Even if it’s uncomfortable to have the conversation with a doctor, discuss any concerns about misuse, abuse or long-term dependence on opioids upfront if the drugs are recommended to treat pain, experts say; ask, too, about ways to reduce risk of addiction, misuse or abuse. These may include shortened prescriptions, abuse-deterrent formulations (that can’t be easily crushed or snorted, for example), longer-acting medications and family member mitigation strategies, where appropriate.
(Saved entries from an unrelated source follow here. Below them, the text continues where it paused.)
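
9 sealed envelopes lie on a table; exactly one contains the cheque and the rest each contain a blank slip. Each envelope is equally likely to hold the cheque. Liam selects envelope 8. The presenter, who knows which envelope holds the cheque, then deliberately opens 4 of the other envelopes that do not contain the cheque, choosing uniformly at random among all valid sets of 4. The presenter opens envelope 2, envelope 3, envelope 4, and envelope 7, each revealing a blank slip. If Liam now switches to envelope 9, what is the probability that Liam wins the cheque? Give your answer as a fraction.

Apply Bayes' rule, conditioning on where the cheque actually is.
If it is in any of envelopes 1, 5, 6, and 9 (prior 1/9 each): the presenter has 35 equally likely choices, so probability 1/35; weight (1/9)·(1/35) = 1/315 each.
If it is in any of envelopes 2, 3, 4, and 7 (prior 1/9 each): that envelope was opened and seen not to hold the prize — ruled out; weight (1/9)·0 = 0 each.
If it is in envelope 8 (prior 1/9): the presenter has 70 equally likely choices, so probability 1/70; weight (1/9)·(1/70) = 1/630.
The weights sum to 1/70.
So P(the cheque in envelope 9 | the presenter opened envelope 2, envelope 3, envelope 4, and envelope 7) = (1/315) / (1/70) = 2/9.

2/9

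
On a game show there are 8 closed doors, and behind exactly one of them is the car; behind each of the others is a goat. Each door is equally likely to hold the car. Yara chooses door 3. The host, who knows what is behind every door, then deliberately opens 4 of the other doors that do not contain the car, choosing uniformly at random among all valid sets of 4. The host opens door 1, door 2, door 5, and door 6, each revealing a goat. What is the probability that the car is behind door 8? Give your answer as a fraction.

Condition on the true location of the car.
If it is behind any of doors 1, 2, 5, and 6 (prior 1/8 each): that door was opened and seen not to hold the prize — ruled out; weight (1/8)·0 = 0 each.
If it is behind door 3 (prior 1/8): the host has 35 equally likely choices, so probability 1/35; weight (1/8)·(1/35) = 1/280.
If it is behind any of doors 4, 7, and 8 (prior 1/8 each): the host has 15 equally likely choices, so probability 1/15; weight (1/8)·(1/15) = 1/120 each.
The weights sum to 1/35.
So P(the car behind door 8 | the host opened door 1, door 2, door 5, and door 6) = (1/120) / (1/35) = 7/24.

7/24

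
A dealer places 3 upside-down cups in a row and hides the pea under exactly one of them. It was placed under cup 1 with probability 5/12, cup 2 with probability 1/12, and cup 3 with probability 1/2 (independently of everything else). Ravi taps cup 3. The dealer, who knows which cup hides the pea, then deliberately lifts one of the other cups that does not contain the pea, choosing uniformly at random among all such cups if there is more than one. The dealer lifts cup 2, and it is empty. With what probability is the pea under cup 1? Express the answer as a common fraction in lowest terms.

5/8

Apply Bayes' rule, conditioning on where the pea actually is.
If it is under cup 1 (prior 5/12): the dealer has no choice, probability 1; weight (5/12)·1 = 5/12.
If it is under cup 2 (prior 1/12): the dealer opened cup 2, so this case is ruled out; weight (1/12)·0 = 0.
If it is under cup 3 (prior 1/2): the dealer has 2 equally likely choices, so probability 1/2; weight (1/2)·(1/2) = 1/4.
The weights sum to 2/3.
So P(the pea under cup 1 | the dealer opened cup 2) = (5/12) / (2/3) = 5/8.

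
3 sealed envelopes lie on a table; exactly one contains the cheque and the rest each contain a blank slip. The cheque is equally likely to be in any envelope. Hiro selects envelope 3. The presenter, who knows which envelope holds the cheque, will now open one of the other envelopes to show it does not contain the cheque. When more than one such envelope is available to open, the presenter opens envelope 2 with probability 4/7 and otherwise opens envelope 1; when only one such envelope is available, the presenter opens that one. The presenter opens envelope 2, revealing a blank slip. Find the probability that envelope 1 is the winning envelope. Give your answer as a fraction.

Consider each possible location of the cheque in turn.
If it is in envelope 1 (prior 1/3): only envelope 2 is available, probability 1; weight (1/3)·1 = 1/3.
If it is in envelope 2 (prior 1/3): the presenter opened envelope 2, so this case is ruled out; weight (1/3)·0 = 0.
If it is in envelope 3 (prior 1/3): envelope 2 is available, opened with probability 4/7; weight (1/3)·(4/7) = 4/21.
The weights sum to 11/21.
So P(the cheque in envelope 1 | the presenter opened envelope 2) = (1/3) / (11/21) = 7/11.

7/11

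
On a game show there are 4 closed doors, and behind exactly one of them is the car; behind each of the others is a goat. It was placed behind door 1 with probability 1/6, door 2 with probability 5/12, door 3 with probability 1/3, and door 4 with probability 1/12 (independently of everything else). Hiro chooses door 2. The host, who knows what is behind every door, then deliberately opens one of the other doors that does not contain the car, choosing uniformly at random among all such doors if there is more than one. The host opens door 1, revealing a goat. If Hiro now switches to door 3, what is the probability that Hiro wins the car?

Consider each possible location of the car in turn.
If it is behind door 1 (prior 1/6): the host opened door 1, so this case is ruled out; weight (1/6)·0 = 0.
If it is behind door 2 (prior 5/12): the host has 3 equally likely choices, so probability 1/3; weight (5/12)·(1/3) = 5/36.
If it is behind door 3 (prior 1/3): the host has 2 equally likely choices, so probability 1/2; weight (1/3)·(1/2) = 1/6.
If it is behind door 4 (prior 1/12): the host has 2 equally likely choices, so probability 1/2; weight (1/12)·(1/2) = 1/24.
The weights sum to 25/72.
So P(the car behind door 3 | the host opened door 1) = (1/6) / (25/72) = 12/25.

12/25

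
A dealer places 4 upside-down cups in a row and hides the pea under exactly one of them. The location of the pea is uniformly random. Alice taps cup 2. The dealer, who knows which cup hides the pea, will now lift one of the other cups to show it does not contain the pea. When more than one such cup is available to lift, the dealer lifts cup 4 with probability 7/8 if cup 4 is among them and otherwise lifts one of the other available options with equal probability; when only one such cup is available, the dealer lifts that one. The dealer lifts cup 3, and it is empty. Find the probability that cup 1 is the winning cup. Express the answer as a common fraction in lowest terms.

2/11

Condition on the true location of the pea.
If it is under cup 1 (prior 1/4): cup 4 is available but not opened, probability 1/8; weight (1/4)·(1/8) = 1/32.
If it is under cup 2 (prior 1/4): cup 4 is available but not opened; cup 3 gets probability (1 − 7/8)/2 = 1/16; weight (1/4)·(1/16) = 1/64.
If it is under cup 3 (prior 1/4): the dealer opened cup 3, so this case is ruled out; weight (1/4)·0 = 0.
If it is under cup 4 (prior 1/4): cup 4 holds the prize so is unavailable; the dealer chooses uniformly among the 2 others, probability 1/2; weight (1/4)·(1/2) = 1/8.
The weights sum to 11/64.
So P(the pea under cup 1 | the dealer opened cup 3) = (1/32) / (11/64) = 2/11.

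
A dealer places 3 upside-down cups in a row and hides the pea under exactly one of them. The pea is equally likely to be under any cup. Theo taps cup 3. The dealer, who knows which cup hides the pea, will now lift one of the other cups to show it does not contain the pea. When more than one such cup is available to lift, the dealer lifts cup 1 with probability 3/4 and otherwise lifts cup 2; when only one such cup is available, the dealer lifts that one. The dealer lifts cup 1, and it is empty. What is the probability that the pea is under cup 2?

Condition on the true location of the pea.
If it is under cup 1 (prior 1/3): the dealer opened cup 1, so this case is ruled out; weight (1/3)·0 = 0.
If it is under cup 2 (prior 1/3): only cup 1 is available, probability 1; weight (1/3)·1 = 1/3.
If it is under cup 3 (prior 1/3): cup 1 is available, opened with probability 3/4; weight (1/3)·(3/4) = 1/4.
The weights sum to 7/12.
So P(the pea under cup 2 | the dealer opened cup 1) = (1/3) / (7/12) = 4/7.

4/7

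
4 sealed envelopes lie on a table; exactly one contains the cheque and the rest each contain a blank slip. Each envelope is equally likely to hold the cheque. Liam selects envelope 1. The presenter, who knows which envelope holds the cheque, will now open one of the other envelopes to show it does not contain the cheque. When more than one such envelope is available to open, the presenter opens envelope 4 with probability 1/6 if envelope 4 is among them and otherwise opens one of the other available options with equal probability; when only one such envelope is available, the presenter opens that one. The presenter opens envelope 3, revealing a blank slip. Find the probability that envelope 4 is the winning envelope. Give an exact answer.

Apply Bayes' rule, conditioning on where the cheque actually is.
If it is in envelope 1 (prior 1/4): envelope 4 is available but not opened; envelope 3 gets probability (1 − 1/6)/2 = 5/12; weight (1/4)·(5/12) = 5/48.
If it is in envelope 2 (prior 1/4): envelope 4 is available but not opened, probability 5/6; weight (1/4)·(5/6) = 5/24.
If it is in envelope 3 (prior 1/4): the presenter opened envelope 3, so this case is ruled out; weight (1/4)·0 = 0.
If it is in envelope 4 (prior 1/4): envelope 4 holds the prize so is unavailable; the presenter chooses uniformly among the 2 others, probability 1/2; weight (1/4)·(1/2) = 1/8.
The weights sum to 7/16.
So P(the cheque in envelope 4 | the presenter opened envelope 3) = (1/8) / (7/16) = 2/7.

2/7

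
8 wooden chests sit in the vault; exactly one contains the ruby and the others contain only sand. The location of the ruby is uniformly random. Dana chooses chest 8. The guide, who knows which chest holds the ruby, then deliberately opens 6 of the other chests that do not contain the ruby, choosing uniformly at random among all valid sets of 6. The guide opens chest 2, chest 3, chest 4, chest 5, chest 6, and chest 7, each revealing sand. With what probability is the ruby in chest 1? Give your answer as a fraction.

7/8

Consider each possible location of the ruby in turn.
If it is in chest 1 (prior 1/8): the guide has no choice, probability 1; weight (1/8)·1 = 1/8.
If it is in any of chests 2, 3, 4, 5, 6, and 7 (prior 1/8 each): that chest was opened and seen not to hold the prize — ruled out; weight (1/8)·0 = 0 each.
If it is in chest 8 (prior 1/8): the guide has 7 equally likely choices, so probability 1/7; weight (1/8)·(1/7) = 1/56.
The weights sum to 1/7.
So P(the ruby in chest 1 | the guide opened chest 2, chest 3, chest 4, chest 5, chest 6, and chest 7) = (1/8) / (1/7) = 7/8.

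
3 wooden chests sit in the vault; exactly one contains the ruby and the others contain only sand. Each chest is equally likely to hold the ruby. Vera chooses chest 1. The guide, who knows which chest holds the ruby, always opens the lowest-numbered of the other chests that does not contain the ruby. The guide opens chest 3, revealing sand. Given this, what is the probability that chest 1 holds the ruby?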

So if the family member, like a spouse, knows a loved one has an opioid use disorder, he or she may control the release of the medications to help prevent misuse, Ryan says.

[See: How to Help Aging Parents Manage Medications.]

In addition to speaking with the health provider who prescribes the opioids, he recommends patients who haven’t taken opioids previously do their homework in reading educational materials, like those from the Centers for Disease Control and Prevention, that offer guidance on taking the medications properly. Before refilling a prescription, experts say, take time to speak with a health provider who knows you best — typically a primary care physician — about whether it’s appropriate to continue on the medications.